Short for media type.

A media type (formerly known as MIME type or content type) is a two-part identifier for file formats and format contents transmitted on the Internet. The Internet Assigned Numbers Authority (IANA) is the official authority for the standardization and publication of these classifications. Media types were originally defined in Request for Comments 2045 in November 1996 as a part of MIME (Multipurpose Internet Mail Extensions) specification, for denoting type of email message content and attachments;

Tell the system the content is in epub format. The content of epub should be application/epub+zip.

Here is a reference for different available mimetypes: https://developer.mozilla.org/en-US/docs/Web/HTTP/Basics_of_HTTP/MIME_types/Complete_list_of_MIME_types

container.xml

This file would direct the parser to the package file content.opf. Every epub must have a unique package file named content.opf, it specifies everything you need for an epub including all content files, the related resources, meta info, navigation info, reading order and so on.

content.opf

As mentioned before, opf shorts for open package formats which is essentially an xml file. It normally contains 5 parts:

  • package element: it is the biggest container which contains all other elements in the file. The package element has an important property called unique-identifier=book-id which could be used to identify a book.

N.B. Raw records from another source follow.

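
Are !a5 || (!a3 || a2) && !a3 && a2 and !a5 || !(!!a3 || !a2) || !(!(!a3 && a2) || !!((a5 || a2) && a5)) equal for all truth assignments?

E1: !a5 || (!a3 || a2) && !a3 && a2
    = !a5 || !a3 && a2   (absorption)
E2: !a5 || !(!!a3 || !a2) || !(!(!a3 && a2) || !!((a5 || a2) && a5))
    = !a5 || !(!!a3 || !a2) || !(!(!a3 && a2) || !!a5)   (absorption)
    = !a5 || !a3 && a2 || !(!(!a3 && a2) || !!a5)   (De Morgan)
    = !a5 || !a3 && a2 || !a3 && a2 && !a5   (De Morgan)
    = !a5 || !a3 && a2   (absorption)
Both reduce to !a5 || !a3 && a2, so they are equivalent.

Yes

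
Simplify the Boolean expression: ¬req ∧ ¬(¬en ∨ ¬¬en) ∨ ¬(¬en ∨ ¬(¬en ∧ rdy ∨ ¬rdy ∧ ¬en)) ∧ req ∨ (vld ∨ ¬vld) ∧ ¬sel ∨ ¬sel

¬sel

¬req ∧ ¬(¬en ∨ ¬¬en) ∨ ¬(¬en ∨ ¬(¬en ∧ rdy ∨ ¬rdy ∧ ¬en)) ∧ req ∨ (vld ∨ ¬vld) ∧ ¬sel ∨ ¬sel
= ¬req ∧ ¬(¬en ∨ ¬¬en) ∨ ¬(¬en ∨ ¬¬en) ∧ req ∨ (vld ∨ ¬vld) ∧ ¬sel ∨ ¬sel   [distribution]
= ¬req ∧ ¬(¬en ∨ ¬¬en) ∨ ¬(¬en ∨ ¬¬en) ∧ req ∨ ¬sel ∨ ¬sel   [complement / identity]
= ¬req ∧ ¬(¬en ∨ ¬¬en) ∨ ¬(¬en ∨ ¬¬en) ∧ req ∨ ¬sel   [idempotence]
= ¬(¬en ∨ ¬¬en) ∨ ¬sel   [distribution]
= en ∧ ¬en ∨ ¬sel   [De Morgan]
= ¬sel   [complement / identity]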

  • metadata element: As the name suggests, used to save metadata including:

    • language
    • title
    • author
    • date: with options like creation, modification and publication
    • identifier:could be UUID
    • subject
    • description
    • contributor
    • source
    • rights
  • Manifest element manifest provides a detailed list of the source files we need for an epub file. Each listed in item element. The order of item does not matter. Items would contain three properties which are id (name of the file), href (path of the file) and media-type (MIMETYPE).

  • Spine element Spine element defines the reading order of epub.

  • Guide element Guide element provide syntactic information to specify the cover, foreword or so.

toc.ncx

toc.ncx is replaced by nav.xhtml in opf2 standard, for compatibility we could still add toc.ncx.